Software implementation :

• Model sim
• Xilinx 14.2

Literature survey:

• “High-Speed Booth Encoded Parallel Multiplier Design,” This paper presents a design methodology for high-speed Booth encoded parallel multiplier. For partial product generation, we propose a new modified Booth encoding (MBE) scheme to improve the performance of traditional MBE schemes. For final addition, a new algorithm is developed to construct multiple-level conditional-sum adder (MLCSMA). The proposed algorithm can optimize final adder according to the given cell properties and input delay profile. Compared with a binary tree-based conditional-sum adder, the speed performance improvement is up to 25 percent. On average, the design developed herein reduces the total delay by 8 percent for parallel multiplier. The whole design has been verified by gate level simulation.

• “A 16-Band Reconfigurable Hearing Aid using Variable Bandwidth Filters,” A highly re-configurable non-uniform digital FIR filter bank structure is proposed for the hearing aid application. The non-uniform spaced sub bands are realized with variable bandwidth filters (VBF). Each VBF is implemented as a combination of two arbitrary sample rate converters and a fixed bandwidth FIR low pass filter and the same can be implemented in application specific integrated circuit (ASIC) for the general purpose application to correct any hearing loss pattern. The bandwidths of the channels to suit the optimized audiogram fitting, corresponding frequency shift and bandwidth ratio with respect to the fixed filter are the re-configurable parameters which need modification to achieve the re-configurability. The results of the tests on various hearing loss patterns show that with optimal selection of the band edges of each band, the proposed method achieves better matching between audiograms and the magnitude responses of the filter bank. The cost of hearing aid can be reduced. It can also be made reconfigurable with minimum modification in the programmable part.

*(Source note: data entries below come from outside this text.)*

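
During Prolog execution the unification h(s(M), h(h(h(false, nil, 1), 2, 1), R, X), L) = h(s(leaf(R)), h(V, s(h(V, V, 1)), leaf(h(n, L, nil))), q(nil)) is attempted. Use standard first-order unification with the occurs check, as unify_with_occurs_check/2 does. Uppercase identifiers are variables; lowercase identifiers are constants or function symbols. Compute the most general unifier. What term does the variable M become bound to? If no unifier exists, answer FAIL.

leaf(s(h(h(h(false, nil, 1), 2, 1), h(h(false, nil, 1), 2, 1), 1)))

Decompose h/3: s(M) = s(leaf(R)),  h(h(h(false, nil, 1), 2, 1), R, X) = h(V, s(h(V, V, 1)), leaf(h(n, L, nil))),  L = q(nil).
Decompose s/1: M = leaf(R).
Bind M := leaf(R); no other remaining equation mentions M.
Decompose h/3: h(h(false, nil, 1), 2, 1) = V,  R = s(h(V, V, 1)),  X = leaf(h(n, L, nil)).
Bind V := h(h(false, nil, 1), 2, 1); substituting into the one remaining equation that mentions V gives: R = s(h(h(h(false, nil, 1), 2, 1), h(h(false, nil, 1), 2, 1), 1)).
Bind R := s(h(h(h(false, nil, 1), 2, 1), h(h(false, nil, 1), 2, 1), 1)); no other remaining equation mentions R. Substituting into the earlier binding gives M := leaf(s(h(h(h(false, nil, 1), 2, 1), h(h(false, nil, 1), 2, 1), 1))).
Bind X := leaf(h(n, L, nil)); no other remaining equation mentions X.
Bind L := q(nil). Substituting into the earlier binding gives X := leaf(h(n, q(nil), nil)).
MGU = { M = leaf(s(h(h(h(false, nil, 1), 2, 1), h(h(false, nil, 1), 2, 1), 1))), V = h(h(false, nil, 1), 2, 1), R = s(h(h(h(false, nil, 1), 2, 1), h(h(false, nil, 1), 2, 1), 1)), X = leaf(h(n, q(nil), nil)), L = q(nil) }, so M = leaf(s(h(h(h(false, nil, 1), 2, 1), h(h(false, nil, 1), 2, 1), 1))).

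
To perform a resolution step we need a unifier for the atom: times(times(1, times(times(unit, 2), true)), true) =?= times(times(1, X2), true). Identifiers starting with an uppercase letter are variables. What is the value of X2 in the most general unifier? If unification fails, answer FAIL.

times(times(unit, 2), true)

Decompose times/2: times(1, times(times(unit, 2), true)) =?= times(1, X2),  true =?= true.
Decompose times/2: 1 =?= 1,  times(times(unit, 2), true) =?= X2.
Delete trivial equation 1 =?= 1.
Bind X2 := times(times(unit, 2), true); no other remaining equation mentions X2.
Delete trivial equation true =?= true.
MGU = { X2 ↦ times(times(unit, 2), true) }, so X2 ↦ times(times(unit, 2), true).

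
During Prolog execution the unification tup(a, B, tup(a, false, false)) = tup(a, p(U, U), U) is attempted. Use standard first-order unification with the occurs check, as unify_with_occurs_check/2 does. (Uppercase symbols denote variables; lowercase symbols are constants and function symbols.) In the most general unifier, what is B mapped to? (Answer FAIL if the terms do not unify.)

p(tup(a, false, false), tup(a, false, false))

Decompose tup/3: a = a,  B = p(U, U),  tup(a, false, false) = U.
Delete trivial equation a = a.
Bind B := p(U, U); no other remaining equation mentions B.
Bind U := tup(a, false, false). Substituting into the earlier binding gives B := p(tup(a, false, false), tup(a, false, false)).
MGU = { B = p(tup(a, false, false), tup(a, false, false)), U = tup(a, false, false) }, so B = p(tup(a, false, false), tup(a, false, false)).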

• “ROM-based logic (RBL) Design: a low-power 16 bit multiplier,” We present a ROM-based 16 times 16 multiplier for low-power applications. The design uses sixteen 4 times 4 ROM-based multiplier blocks followed by carry-save adders and a final carry-select adder (all ROM-based) to obtain the 32 bit output. All ROM blocks are implemented using single transistor ROM cells and eliminating identical rows and columns for optimizing the power and performance. Measurement results in 0.18 mum CMOS process show a 40% reduction in power over the conventional carry-save array multiplier when operated at its maximum frequency. The ROM-based design also provides 44% less delay than the array multiplier with a minimal increase (7.7%) in power. This demonstrates the low-power operation of the ROM-based multiplier also at higher frequencies.

• “Design of FIR Filter by using Sharing Multiplier with Low Delay,” The main idea is to represent the multiplication in FIR filtering operation as a combination of add and shift operations over the common computation results. The common computations are identified by decomposing the coefficients of FIR filters. These computations are performed only once and shared Multiplier approach that achieves high performance in FIR filtering with less overhead. The performance of the proposed implementation is compared with implementations based on multipliers like Wallace Tree Multiplier (WTM) (Delay 13.2ns & Area 146 LUTS) & Booth Multiplier(Delay 26.642ns & Area 180 LUTS) .We show that sharing multiplier scheme improves the parameters like Delay & Area with respect to the FIR filter implementations based on the Booth Multiplier & Wallace tree Multiplier.